Heparin-mediated inhibition of Chlamydia psittaci adherence to HeLa cells.

The adherence of human strains of Chlamydia trachomatis has been recently shown to be inhibitable by heparin and heparitinase, leading to the proposal that Chlamydia binding to host cells may be mediated by a glycosaminoglycan (GAG)-dependent mechanism. We here describe the adherence of the guinea-pig pathogen, Chlamydia psittaci GPIC, to HeLa cells, which was measured by cytofluorometry with chlamydiae whose DNA was fluorescently labelled. Adherence could be inhibited by heat or trypsin pretreatment of the bacteria, and binding was much faster at 37 degrees C (reaching a plateau within 1 h) than 4 degrees C. Little binding remained when host cells were pre-fixed with paraformaldehyde, suggesting that host cell receptor mobility may be required for effective adherence. Visualization by confocal microscopy confirmed that the bacteria were at or near the host cell surface during the entire time-course of these experiments.
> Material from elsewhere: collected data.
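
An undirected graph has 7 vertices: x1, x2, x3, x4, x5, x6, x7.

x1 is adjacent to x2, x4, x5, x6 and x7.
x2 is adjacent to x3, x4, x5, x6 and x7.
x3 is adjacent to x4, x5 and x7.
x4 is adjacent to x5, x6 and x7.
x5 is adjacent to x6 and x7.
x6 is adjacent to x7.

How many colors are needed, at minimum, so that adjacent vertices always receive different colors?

6

x1, x2, x4, x5, x6, x7 form a clique, so at least 6 colors are needed.
A valid assignment using 6 colors: x1=5, x2=1, x3=5, x4=2, x5=4, x6=6, x7=3. No two adjacent vertices share a color.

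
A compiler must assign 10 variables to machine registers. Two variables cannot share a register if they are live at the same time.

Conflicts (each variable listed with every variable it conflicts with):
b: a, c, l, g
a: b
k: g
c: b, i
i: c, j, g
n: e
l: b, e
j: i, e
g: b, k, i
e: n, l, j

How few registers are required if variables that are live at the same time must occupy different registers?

2

i and g conflict, so at least 2 registers are needed.
2 registers suffice: register 1 → {b, k, i, e}; register 2 → {a, c, n, l, j, g}. No two conflicting variables share a register.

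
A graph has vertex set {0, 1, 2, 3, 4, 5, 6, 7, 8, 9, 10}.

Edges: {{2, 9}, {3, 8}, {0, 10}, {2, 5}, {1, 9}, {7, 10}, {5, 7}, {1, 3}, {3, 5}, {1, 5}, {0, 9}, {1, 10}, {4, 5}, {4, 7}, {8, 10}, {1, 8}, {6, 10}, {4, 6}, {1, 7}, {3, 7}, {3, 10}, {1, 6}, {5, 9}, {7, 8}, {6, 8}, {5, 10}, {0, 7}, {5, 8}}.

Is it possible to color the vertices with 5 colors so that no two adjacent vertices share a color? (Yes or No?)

No

1, 3, 5, 7, 8, 10 form a clique, so at least 6 colors are needed.
So 5 colors are not enough.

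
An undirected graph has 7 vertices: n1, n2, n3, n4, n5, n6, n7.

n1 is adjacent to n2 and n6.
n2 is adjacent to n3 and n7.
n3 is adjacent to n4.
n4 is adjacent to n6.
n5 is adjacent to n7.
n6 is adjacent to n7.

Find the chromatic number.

The cycle n3-n2-n7-n6-n4-n3 has odd length 5, so it cannot be 2-colored; at least 3 colors are needed.
3 colors suffice: n1=red, n2=blue, n3=red, n4=green, n5=blue, n6=blue, n7=red. No two adjacent vertices share a color.

3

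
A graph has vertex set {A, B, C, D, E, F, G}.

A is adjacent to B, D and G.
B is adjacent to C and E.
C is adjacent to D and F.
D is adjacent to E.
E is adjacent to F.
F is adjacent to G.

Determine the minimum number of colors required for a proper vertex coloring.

The cycle A-D-E-F-G-A has odd length 5, so it cannot be 2-colored; at least 3 colors are needed.
One proper 3-coloring: A=1, B=2, C=1, D=2, E=1, F=2, G=3. No two adjacent vertices share a color.

3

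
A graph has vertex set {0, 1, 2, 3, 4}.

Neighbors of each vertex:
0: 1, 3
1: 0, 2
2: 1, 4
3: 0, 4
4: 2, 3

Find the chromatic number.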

Adherence increased as a function of pH between pH 6 and pH 8.0-8.5. Both adherence and infection of HeLa cells could be inhibited with heparin when the adherence step was performed at 4 degrees C, but only infection was inhibited when the adherence step was performed at 37 degrees C, even though heparitinase could block adherence at either 4 degrees C or 37 degrees C. Even at 4 degrees C, heparin-mediated inhibition was significantly lower at pH 8 than pH 7.4, suggesting that GAG-independent mechanisms may play a role in the higher adherence observed at basic pH. These results therefore demonstrate that a GAG-dependent adherence step may be operative in C. psittaci, and raise the possibility that other adherence mechanisms may also contribute to binding by this chlamydial strain. Furthermore, they suggest that there may not be a strict correlation between C. psittaci adherence and the ability to cause productive infections.